Thesecondcoff · 03/06/2025 14:15

Op get better friends

  1. a moh who doesn’t behave like this
  2. a friend who learns what happens and doesn’t trip over herself to tell you
TiredMame · 03/06/2025 14:16

Sometimeinadifferentworld · 03/06/2025 09:10

Yet another thread where I just don't understand why the OP is getting such a hard time from some pp.

On this site women bend over backwards to excuse shitty behaviour because it’s a woman. A woman can do no wrong here.

AbsoluteBeginner1 · 03/06/2025 14:26

@FromMissToMrs i think some people get ultra weird at weddings. My sibling's best friend cried throughout because she was resentful they got married. She'd seen my sibling as her rock but didnt want her to marry anyone. So she essentially she wanted to ruin the day.

Notonthestairs · 03/06/2025 14:26

I suspect people can think 2 things at once eg a) I’m looking forward to my honeymoon and b) I can’t believe my friend thought it a good idea to shag in my hotel suite.

Some tremendous contortions by posters to blame the Op for XYZ whilst sidestepping the actual question.

if you don’t want an awkward situation with your friend, don’t shag in her hotel room.

Twinhearts · 03/06/2025 14:31

Life is too short for friends like this. She has shown you who she is and what she thinks of your friendship, and these things often reveal themselves at the best and worst times of our lives.

I'm guessing she ducked out early because she had been caught in the bridal suite.
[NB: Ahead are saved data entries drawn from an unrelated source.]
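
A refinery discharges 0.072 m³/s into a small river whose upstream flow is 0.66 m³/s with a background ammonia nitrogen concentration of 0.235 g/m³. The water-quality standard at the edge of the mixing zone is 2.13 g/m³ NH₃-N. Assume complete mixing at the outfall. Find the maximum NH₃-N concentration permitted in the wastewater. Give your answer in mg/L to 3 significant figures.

19.5 mg/L

Mass balance: 2.13·0.732 = 0.072·Cₑ + 0.66·0.235.
Cₑ = (1.559 − 0.1551) / 0.072 = 19.5 mg/L.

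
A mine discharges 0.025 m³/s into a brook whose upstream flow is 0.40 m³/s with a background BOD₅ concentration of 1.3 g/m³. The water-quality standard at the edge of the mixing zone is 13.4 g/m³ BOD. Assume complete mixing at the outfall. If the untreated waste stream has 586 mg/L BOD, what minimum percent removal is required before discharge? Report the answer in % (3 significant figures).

64.7 %

Mass balance: 13.4·0.425 = 0.025·Cₑ + 0.4·1.3.
Cₑ = (5.695 − 0.52) / 0.025 = 207 mg/L.
Required removal = 1 − 207/586 = 64.68 %.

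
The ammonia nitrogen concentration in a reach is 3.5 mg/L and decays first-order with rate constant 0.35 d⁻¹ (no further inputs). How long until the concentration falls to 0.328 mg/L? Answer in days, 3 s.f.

t = ln(C₀/C)/k = ln(3.5/0.328)/0.35 = 2.368/0.35 = 6.764 d.

6.76 d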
However, her behaviour leading up to that (and including it) was passive-aggressive....or downright aggressive. She clearly had her reasons, and I suspect it was some form of jealousy.

I understand that you have a 20 year history, but clearly that doesn't matter to her. I've been in this position, and it's hurtful. You need to ask yourself if this is the kind of friend you want in your life. I would not reach out. If she does, then you can decide if you want to continue this friendship, and if so, on what level.

For now, focus on your honeymoon and more positive people.